Stress | A Blog About Slowing Down

Recent circumstances have imposed limits on my availability and ability to fulfill both personal and professional duties.  I use the word ‘imposed’ because it is, essentially, an imposition.   It just is.  Slowing down in order to hone in on priorities doesn’t sound like an imposition, it sounds sensible.  But try it, and I promise, that for most people, it’s not so easy.  Sensible – yes.  But not easy.    

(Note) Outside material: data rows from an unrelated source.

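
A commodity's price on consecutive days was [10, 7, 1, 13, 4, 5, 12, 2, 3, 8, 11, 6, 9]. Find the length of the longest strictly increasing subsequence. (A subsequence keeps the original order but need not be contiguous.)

5

Track the smallest tail for each achievable length (strict):
10 → extends → [10]
7 → replaces 10 → [7]
1 → replaces 7 → [1]
13 → extends → [1, 13]
4 → replaces 13 → [1, 4]
5 → extends → [1, 4, 5]
12 → extends → [1, 4, 5, 12]
2 → replaces 4 → [1, 2, 5, 12]
3 → replaces 5 → [1, 2, 3, 12]
8 → replaces 12 → [1, 2, 3, 8]
11 → extends → [1, 2, 3, 8, 11]
6 → replaces 8 → [1, 2, 3, 6, 11]
9 → replaces 11 → [1, 2, 3, 6, 9]
Five tails, so the longest strictly increasing subsequence has length 5 (e.g. 1, 4, 5, 8, 11).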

The pace with which most of us have to contend is fast.  That’s no big revelation.  In order to keep up, compete, challenge one’s self and the like, a person has no choice but to operate at a fast pace, primarily because everyone else does.  Nobody likes the feeling of falling short of responsibility or expectations, and not many people enjoy feeling left out.  So we continue at the pace of everyone else in order to feel as though we’re satisfying the demands necessary for life to go on.  My most used statement over the past couple of years?  “I can’t relax until I send this email.” 

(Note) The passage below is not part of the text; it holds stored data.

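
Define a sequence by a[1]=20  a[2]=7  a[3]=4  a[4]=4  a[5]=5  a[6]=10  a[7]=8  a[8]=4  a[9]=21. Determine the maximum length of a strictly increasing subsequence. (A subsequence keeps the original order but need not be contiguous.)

4

Track the smallest tail for each achievable length (strict):
20 → extends → [20]
7 → replaces 20 → [7]
4 → replaces 7 → [4]
4 → already a tail → [4]
5 → extends → [4, 5]
10 → extends → [4, 5, 10]
8 → replaces 10 → [4, 5, 8]
4 → already a tail → [4, 5, 8]
21 → extends → [4, 5, 8, 21]
Four tails, so the longest strictly increasing subsequence has length 4 (e.g. 4, 5, 10, 21).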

And it’s true.  If I feel as though things are left unfinished, it is difficult for me to rest.  I’ve talked with a lot of people recently who feel the same way… in fact, the majority. 

I hear a lot of colleagues and friends say that, when they go on vacation, it takes them three or more days to truly feel like they are on vacation.  I’ve had the same feeling.  And this, too, is true.  Our metabolic system is working at a rate that doesn’t allow us to feel relaxed for 3 or more days.  Sometimes, instead of a vacation, it takes an unwelcome event for us to slow down.  I’ve been challenging myself to accept this fact with grace, and to allow a slower pace to enter the fold.  I’d be lying if I said it doesn’t feel foreign, but I’m also getting acquainted with it, and little by little, savoring it. 

My challenge to you is to do it on your own and see what happens.  I’m pretty relaxed and there’s quite a snowball effect from that (in a good way)… and my inbox is full of unopened emails.